Lawyer Thomas A Durkin of Chicago, who previously represented Mr bin al-Shibh, told The Telegraph he had raised the issue of his mental health at the initial arraignment in July of 2008.
“What’s most outrageous is he should’ve been severed from this case right off the bat. He was clearly suffering from PTSD and psychosis. He would have outbursts in court,” he said.
“He was literally chained to the floor of the courtroom. He was the only one, the others were not chained at all,” Mr Durkin added.
“He was obviously suffering from the effects of the torture. It was extremely difficult to communicate with him.

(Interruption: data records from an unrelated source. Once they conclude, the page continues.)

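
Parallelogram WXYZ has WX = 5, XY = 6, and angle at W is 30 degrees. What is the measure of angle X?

Opposite sides of a parallelogram are parallel, so consecutive angles form co-interior angles on a transversal.
Co-interior angles sum to 180°, giving angle X = 180 - 30 = 150 degrees.

150 degrees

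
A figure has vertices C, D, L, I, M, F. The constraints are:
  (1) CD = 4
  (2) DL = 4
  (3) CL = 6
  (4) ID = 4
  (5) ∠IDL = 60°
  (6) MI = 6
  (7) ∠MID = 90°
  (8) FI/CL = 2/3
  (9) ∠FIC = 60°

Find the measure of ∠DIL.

Step 1: By the law of cosines on triangle IDL: IL² = 4² + 4² − 2·4·4·cos(60°) = 16, so IL = 4.
Step 2: By the inverse law of cosines on triangle DIL: cos(∠DIL) = (4² + 4² − 4²) / (2·4·4) = 16/32 = 0.5, so ∠DIL = 60°.

Therefore, the measure of angle ∠DIL = 60°.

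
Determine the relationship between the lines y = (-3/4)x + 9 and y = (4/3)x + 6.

Slope of line 1: m1 = -3/4
Slope of line 2: m2 = 4/3
Two lines are perpendicular when the product of their slopes is -1 (negative reciprocals).
m1 * m2 = (-3/4) * (4/3) = -1, confirming perpendicularity.

Perpendicular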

“I think it’s commendable that at least this judge had the courage to confront the obvious.”
Prosecutors had urged the judge to reject the Aug 24 finding that Mr bin al-Shibh has “a mental disease or defect” that left him “unable to understand the nature of the proceedings against him or cooperate intelligently” with his legal team.
The defendant had for years complained he was under attack by invisible forces that caused his bed to vibrate and sting his genitals, depriving him of sleep.
‘Complex delusions and hallucinations’
Mr Bruck told the judge on Tuesday his client’s “complex delusions and hallucinations” are “omnipresent” at legal meetings.
For Mr bin al-Shibh to improve, he said, “his PTSD has to be treated. It’s not going to get any better until it is.”
The pre-trial proceedings were set to continue on Friday with Khalid Shaikh Mohammed, who is accused of being the mastermind of the plot, and the other three defendants.
“It is no longer possible,” Mr Bruck said on Thursday night, to deny “that the CIA torture programme did profound harm to the people subjected to it”.
He added that, while the board found Mr bin al-Shibh unfit in August, “there is nothing new about his condition now”.
“He has been like this the whole time,” Mr Bruck said. “It has taken this long to admit it.”
A military medical board in 2008 said that Mr bin al-Shibh might have a “severe mental disease” and in 2009 prosecutors told the court that he was taking “a variety of psychotropic medications used to treat schizophrenia and/or bipolar disorder”.
Mr bin al-Shibh had wanted to die in the September 11 attacks but did not have the chance, according to a 9/11 Commission report.
He repeatedly applied for and was rejected for a US visa and instead became an alleged key liaison between hijacker Mohammed Atta and al-Qaeda’s leadership in Afghanistan.